- Theatrical poster
- Directed by: Corbin Bernsen
- Written by: Corbin Bernsen
- Produced by: Corbin Bernsen Chris Aronoff
- Starring: Corbin Bernsen Nathan Gamble Maureen Flannigan Ralph Waite Bailee Madison
- Cinematography: T.J. Hellmuth
- Edited by: Bradley R. Golowin
- Music by: Lee Strauss
- Production company: Team Cherokee Productions
- Distributed by: Echolight
- Release date: July 9, 2011;
- Running time: 108 minutes
- Country: United States
- Language: English

= 25 Hill =

25 Hill is a 2011 drama film about the All-American Soap Box Derby, the championships of which are held each July in Akron, Ohio, written and directed by Corbin Bernsen.
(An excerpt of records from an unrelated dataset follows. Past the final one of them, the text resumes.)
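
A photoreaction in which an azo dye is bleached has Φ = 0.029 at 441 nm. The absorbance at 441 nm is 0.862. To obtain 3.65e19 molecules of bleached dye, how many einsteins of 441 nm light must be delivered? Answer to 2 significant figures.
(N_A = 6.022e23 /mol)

0.0024 einstein

Product: 3.65e19 / 6.022e23 = 6.061e-5 mol.
Photons that must be absorbed: 6.061e-5 / 0.029 = 0.002090 mol.
Fraction absorbed: 1 − 10^(−0.862) = 0.8626.
Incident photons needed: 0.002090 / 0.8626 = 0.002423 mol.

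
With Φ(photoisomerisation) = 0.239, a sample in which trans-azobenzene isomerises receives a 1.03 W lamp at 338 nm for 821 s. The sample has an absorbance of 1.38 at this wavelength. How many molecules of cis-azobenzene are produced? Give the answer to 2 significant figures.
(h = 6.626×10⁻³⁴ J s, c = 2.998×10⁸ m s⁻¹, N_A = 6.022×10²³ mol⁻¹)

3.3×10²⁰ molecules

Photon energy at 338 nm: hc/λ = (6.626×10⁻³⁴)(2.998×10⁸)/(338×10⁻⁹) = 5.877×10⁻¹⁹ J.
Energy delivered: (1.03 W)(821 s) = 845.6 J.
Photons incident: 845.6 / 5.877×10⁻¹⁹ = 1.439×10²¹, i.e. 1.439×10²¹/6.022×10²³ = 0.002390 mol.
Fraction absorbed: 1 − 10^(−1.38) = 0.9583.
Photons absorbed: 0.9583 × 0.002390 = 0.002290 mol.
Product: Φ × n_abs = 0.239 × 0.002290 = 5.473×10⁻⁴ mol.
As a count: 5.473×10⁻⁴ × 6.022×10²³ = 3.3×10²⁰.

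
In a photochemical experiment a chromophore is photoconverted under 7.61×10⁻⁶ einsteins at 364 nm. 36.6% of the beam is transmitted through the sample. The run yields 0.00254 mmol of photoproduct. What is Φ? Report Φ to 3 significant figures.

Product: 0.00254 mmol = 2.54×10⁻⁶ mol.
Fraction absorbed: 1 − 36.6/100 = 0.6340.
Photons absorbed: 0.6340 × 7.61×10⁻⁶ = 4.825×10⁻⁶ mol.
Φ = 2.54×10⁻⁶ mol / 4.825×10⁻⁶ mol photons = 0.526.

Φ = 0.526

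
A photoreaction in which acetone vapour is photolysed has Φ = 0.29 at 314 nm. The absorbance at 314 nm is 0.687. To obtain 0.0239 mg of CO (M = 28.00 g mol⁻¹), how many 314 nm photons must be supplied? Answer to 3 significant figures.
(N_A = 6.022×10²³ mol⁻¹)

2.23×10¹⁸ photons

Product: 0.0239 mg / 28.00 g mol⁻¹ = 8.536×10⁻⁷ mol.
Photons that must be absorbed: 8.536×10⁻⁷ / 0.29 = 2.943×10⁻⁶ mol.
Fraction absorbed: 1 − 10^(−0.687) = 0.7944.
Incident photons needed: 2.943×10⁻⁶ / 0.7944 = 3.705×10⁻⁶ mol.
Photon count: 3.705×10⁻⁶ × 6.022×10²³ = 2.23×10¹⁸.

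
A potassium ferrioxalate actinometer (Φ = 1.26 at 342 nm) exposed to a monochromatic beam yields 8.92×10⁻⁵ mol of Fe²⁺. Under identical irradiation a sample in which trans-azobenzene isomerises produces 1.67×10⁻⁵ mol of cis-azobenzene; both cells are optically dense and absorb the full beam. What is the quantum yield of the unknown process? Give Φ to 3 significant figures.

Φ = 0.236

Photons absorbed by the actinometer: 8.92×10⁻⁵ / 1.26 = 7.079×10⁻⁵ mol.
Φ(unknown) = 1.67×10⁻⁵ / 7.079×10⁻⁵ = 0.236.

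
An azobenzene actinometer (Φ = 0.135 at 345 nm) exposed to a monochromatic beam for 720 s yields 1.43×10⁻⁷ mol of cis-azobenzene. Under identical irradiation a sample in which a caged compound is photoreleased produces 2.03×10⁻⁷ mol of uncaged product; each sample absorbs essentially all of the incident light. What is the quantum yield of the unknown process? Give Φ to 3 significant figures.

Φ = 0.192

Photons absorbed by the actinometer: 1.43×10⁻⁷ / 0.135 = 1.059×10⁻⁶ mol.
Φ(unknown) = 2.03×10⁻⁷ / 1.059×10⁻⁶ = 0.192.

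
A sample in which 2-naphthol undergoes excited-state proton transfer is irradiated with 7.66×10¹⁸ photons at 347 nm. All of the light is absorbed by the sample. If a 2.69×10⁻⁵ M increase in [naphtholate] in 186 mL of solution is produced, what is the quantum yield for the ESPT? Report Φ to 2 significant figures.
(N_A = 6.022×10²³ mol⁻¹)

Product: (2.69×10⁻⁵ M)(0.186 L) = 5.003×10⁻⁶ mol.
Moles of photons: 7.66×10¹⁸ / 6.022×10²³ = 1.272×10⁻⁵ mol.
Φ = 5.003×10⁻⁶ mol / 1.272×10⁻⁵ mol photons = 0.39.

Φ = 0.39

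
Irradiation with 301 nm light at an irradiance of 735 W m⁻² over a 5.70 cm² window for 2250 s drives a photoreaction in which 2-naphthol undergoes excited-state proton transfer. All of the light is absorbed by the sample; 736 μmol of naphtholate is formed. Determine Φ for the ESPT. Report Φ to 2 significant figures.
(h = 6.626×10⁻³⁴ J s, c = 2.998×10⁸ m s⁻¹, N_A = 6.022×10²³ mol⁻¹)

Product: 736 μmol = 7.36×10⁻⁴ mol.
Photon energy at 301 nm: hc/λ = (6.626×10⁻³⁴)(2.998×10⁸)/(301×10⁻⁹) = 6.600×10⁻¹⁹ J.
Energy delivered: (735 W m⁻²)(5.70×10⁻⁴ m²)(2250 s) = 942.6 J.
Photons incident: 942.6 / 6.600×10⁻¹⁹ = 1.428×10²¹, i.e. 1.428×10²¹/6.022×10²³ = 0.002371 mol.
Φ = 7.36×10⁻⁴ mol / 0.002371 mol photons = 0.31.

Φ = 0.31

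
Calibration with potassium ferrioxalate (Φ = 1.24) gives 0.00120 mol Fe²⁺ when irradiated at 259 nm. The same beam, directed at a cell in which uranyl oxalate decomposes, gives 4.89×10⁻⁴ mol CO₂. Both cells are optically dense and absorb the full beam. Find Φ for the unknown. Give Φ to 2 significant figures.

Photons absorbed by the actinometer: 0.00120 / 1.24 = 9.677×10⁻⁴ mol.
Φ(unknown) = 4.89×10⁻⁴ / 9.677×10⁻⁴ = 0.51.

Φ = 0.51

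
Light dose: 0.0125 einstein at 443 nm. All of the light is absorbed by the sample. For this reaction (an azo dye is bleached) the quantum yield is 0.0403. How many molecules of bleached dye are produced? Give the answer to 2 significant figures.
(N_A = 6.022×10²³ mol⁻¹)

3.0×10²⁰ molecules

Product: Φ × n_abs = 0.0403 × 0.0125 = 5.038×10⁻⁴ mol.
As a count: 5.038×10⁻⁴ × 6.022×10²³ = 3.0×10²⁰.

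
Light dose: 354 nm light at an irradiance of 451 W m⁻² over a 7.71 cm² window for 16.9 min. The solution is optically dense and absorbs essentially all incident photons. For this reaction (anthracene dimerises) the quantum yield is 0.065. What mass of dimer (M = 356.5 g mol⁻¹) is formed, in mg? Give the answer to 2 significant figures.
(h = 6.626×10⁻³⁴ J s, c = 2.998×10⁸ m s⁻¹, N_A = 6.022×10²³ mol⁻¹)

24 mg

Photon energy at 354 nm: hc/λ = (6.626×10⁻³⁴)(2.998×10⁸)/(354×10⁻⁹) = 5.612×10⁻¹⁹ J.
Energy delivered: (451 W m⁻²)(7.71×10⁻⁴ m²)(1014 s) = 352.6 J.
Photons incident: 352.6 / 5.612×10⁻¹⁹ = 6.283×10²⁰, i.e. 6.283×10²⁰/6.022×10²³ = 0.001043 mol.
Product: Φ × n_abs = 0.065 × 0.001043 = 6.780×10⁻⁵ mol.
Mass: 6.780×10⁻⁵ × 356.5 = 0.02417 g = 24 mg.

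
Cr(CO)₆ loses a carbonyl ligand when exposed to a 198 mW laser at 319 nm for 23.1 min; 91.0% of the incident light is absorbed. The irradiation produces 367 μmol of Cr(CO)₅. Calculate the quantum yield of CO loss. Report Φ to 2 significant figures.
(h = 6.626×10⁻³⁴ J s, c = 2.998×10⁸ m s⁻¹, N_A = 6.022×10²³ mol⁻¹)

Product: 367 μmol = 3.67×10⁻⁴ mol.
Photon energy at 319 nm: hc/λ = (6.626×10⁻³⁴)(2.998×10⁸)/(319×10⁻⁹) = 6.227×10⁻¹⁹ J.
Energy delivered: (198 mW)(1386 s) = 274.4 J.
Photons incident: 274.4 / 6.227×10⁻¹⁹ = 4.407×10²⁰, i.e. 4.407×10²⁰/6.022×10²³ = 7.318×10⁻⁴ mol.
Photons absorbed: 0.910 × 7.318×10⁻⁴ = 6.659×10⁻⁴ mol.
Φ = 3.67×10⁻⁴ mol / 6.659×10⁻⁴ mol photons = 0.55.

Φ = 0.55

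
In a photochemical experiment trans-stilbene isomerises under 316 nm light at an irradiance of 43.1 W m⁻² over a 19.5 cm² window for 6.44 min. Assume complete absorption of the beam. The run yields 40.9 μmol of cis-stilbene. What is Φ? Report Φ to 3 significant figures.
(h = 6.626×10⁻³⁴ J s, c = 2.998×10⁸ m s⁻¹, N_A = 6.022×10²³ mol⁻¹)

Φ = 0.477

Product: 40.9 μmol = 4.09×10⁻⁵ mol.
Photon energy at 316 nm: hc/λ = (6.626×10⁻³⁴)(2.998×10⁸)/(316×10⁻⁹) = 6.286×10⁻¹⁹ J.
Energy delivered: (43.1 W m⁻²)(19.5×10⁻⁴ m²)(386.4 s) = 32.47 J.
Photons incident: 32.47 / 6.286×10⁻¹⁹ = 5.165×10¹⁹, i.e. 5.165×10¹⁹/6.022×10²³ = 8.577×10⁻⁵ mol.
Φ = 4.09×10⁻⁵ mol / 8.577×10⁻⁵ mol photons = 0.477.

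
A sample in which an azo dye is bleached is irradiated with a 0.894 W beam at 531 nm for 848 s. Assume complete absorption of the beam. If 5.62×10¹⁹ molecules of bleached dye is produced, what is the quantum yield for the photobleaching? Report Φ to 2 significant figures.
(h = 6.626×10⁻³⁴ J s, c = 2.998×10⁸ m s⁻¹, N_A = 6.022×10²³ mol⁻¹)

Φ = 0.028

Product: 5.62×10¹⁹ / 6.022×10²³ = 9.332×10⁻⁵ mol.
Photon energy at 531 nm: hc/λ = (6.626×10⁻³⁴)(2.998×10⁸)/(531×10⁻⁹) = 3.741×10⁻¹⁹ J.
Energy delivered: (0.894 W)(848 s) = 758.1 J.
Photons incident: 758.1 / 3.741×10⁻¹⁹ = 2.026×10²¹, i.e. 2.026×10²¹/6.022×10²³ = 0.003364 mol.
Φ = 9.332×10⁻⁵ mol / 0.003364 mol photons = 0.028.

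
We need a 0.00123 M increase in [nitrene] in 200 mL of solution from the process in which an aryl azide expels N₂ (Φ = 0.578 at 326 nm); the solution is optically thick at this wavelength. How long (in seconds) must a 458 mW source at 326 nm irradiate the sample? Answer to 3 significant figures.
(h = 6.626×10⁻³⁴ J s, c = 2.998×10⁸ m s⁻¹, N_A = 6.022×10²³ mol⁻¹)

Product: (0.00123 M)(0.2 L) = 2.460×10⁻⁴ mol.
Photons that must be absorbed: 2.460×10⁻⁴ / 0.578 = 4.256×10⁻⁴ mol.
Photon energy: hc/λ = 6.093×10⁻¹⁹ J; per mole, 3.669×10⁵ J mol⁻¹.
Energy required: 4.256×10⁻⁴ × 3.669×10⁵ = 156.2 J.
Time: 156.2 J / 0.458 W = 341 s.

t ≈ 341 s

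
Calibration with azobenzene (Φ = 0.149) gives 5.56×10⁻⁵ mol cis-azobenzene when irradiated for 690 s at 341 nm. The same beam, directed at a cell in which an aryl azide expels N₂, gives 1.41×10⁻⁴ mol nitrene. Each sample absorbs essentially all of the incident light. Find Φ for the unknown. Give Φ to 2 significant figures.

Photons absorbed by the actinometer: 5.56×10⁻⁵ / 0.149 = 3.732×10⁻⁴ mol.
Φ(unknown) = 1.41×10⁻⁴ / 3.732×10⁻⁴ = 0.38.

Φ = 0.38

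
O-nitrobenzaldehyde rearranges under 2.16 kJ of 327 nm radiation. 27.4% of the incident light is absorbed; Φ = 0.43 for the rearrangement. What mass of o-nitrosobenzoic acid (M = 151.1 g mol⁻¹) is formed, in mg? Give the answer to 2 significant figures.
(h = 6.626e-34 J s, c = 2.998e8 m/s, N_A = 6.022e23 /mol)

110 mg

Photon energy at 327 nm: hc/λ = (6.626e-34)(2.998e8)/(327e-9) = 6.075e-19 J.
Incident energy: 2.16 kJ = 2160 J.
Photons incident: 2160 / 6.075e-19 = 3.556e21, i.e. 3.556e21/6.022e23 = 0.005905 mol.
Photons absorbed: 0.274 × 0.005905 = 0.001618 mol.
Product: Φ × n_abs = 0.43 × 0.001618 = 6.957e-4 mol.
Mass: 6.957e-4 × 151.1 = 0.1051 g = 110 mg.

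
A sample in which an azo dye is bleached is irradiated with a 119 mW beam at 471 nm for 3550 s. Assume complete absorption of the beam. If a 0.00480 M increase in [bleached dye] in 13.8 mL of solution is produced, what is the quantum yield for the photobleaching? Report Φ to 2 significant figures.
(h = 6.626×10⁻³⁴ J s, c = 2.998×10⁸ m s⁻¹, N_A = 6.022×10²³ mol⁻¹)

Product: (0.00480 M)(0.0138 L) = 6.624×10⁻⁵ mol.
Photon energy at 471 nm: hc/λ = (6.626×10⁻³⁴)(2.998×10⁸)/(471×10⁻⁹) = 4.218×10⁻¹⁹ J.
Energy delivered: (119 mW)(3550 s) = 422.5 J.
Photons incident: 422.5 / 4.218×10⁻¹⁹ = 1.002×10²¹, i.e. 1.002×10²¹/6.022×10²³ = 0.001664 mol.
Φ = 6.624×10⁻⁵ mol / 0.001664 mol photons = 0.040.

Φ = 0.040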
It stars Nathan Gamble, Corbin Bernsen, Maureen Flannigan, and Ralph Waite.

==Plot==
12 year-old Trey Caldwell (Nathan Gamble) is shattered when his soldier father is killed in Afghanistan, leaving a hole in the boy's life – and an unfinished Soap Box Derby car in the garage. A final gift from his dad, the car is a constant reminder of all that could have been. But when Trey meets Roy Gibbs (Corbin Bernsen), a grizzled Fire Chief devastated by the loss of his firefighter son on 9/11, a new relationship forms and old wounds finally begin to heal. As the unlikely team works to complete the Soap Box car and train for the upcoming Derby, they'll learn that life isn't about the starting line or checkered flag – it's about having the courage to make the incredible journey of faith in between.

==Cast==
- Nathan Gamble as Trey Caldwell, a boy who has no interest in derby racing.
- Corbin Bernsen as Roy Gibbs, a man who helps Trey build his derby cart.
- Maureen Flannigan as Maggie Caldwell, Trey's mom, who supports him.
- Ralph Waite as Ed, a man who helps Trey.
- Timothy Omundson as Thomas Caldwell, Trey's dad.
- Bailee Madison as Kate Slater, Trey's nemesis.
- Brad Raider as Derek Slater, Kate's father.
- Andrew Nelisse, Todd Hinton and Scott Sherwood as "Team Slater"
- James R. Clark as Western Regional Track Announcer
Phillip Blair, as a spectator, spectating.

==Production==

===Filming===
Filming started in Akron, Ohio on April 7, 2010, and went into post-production on August 13, 2010.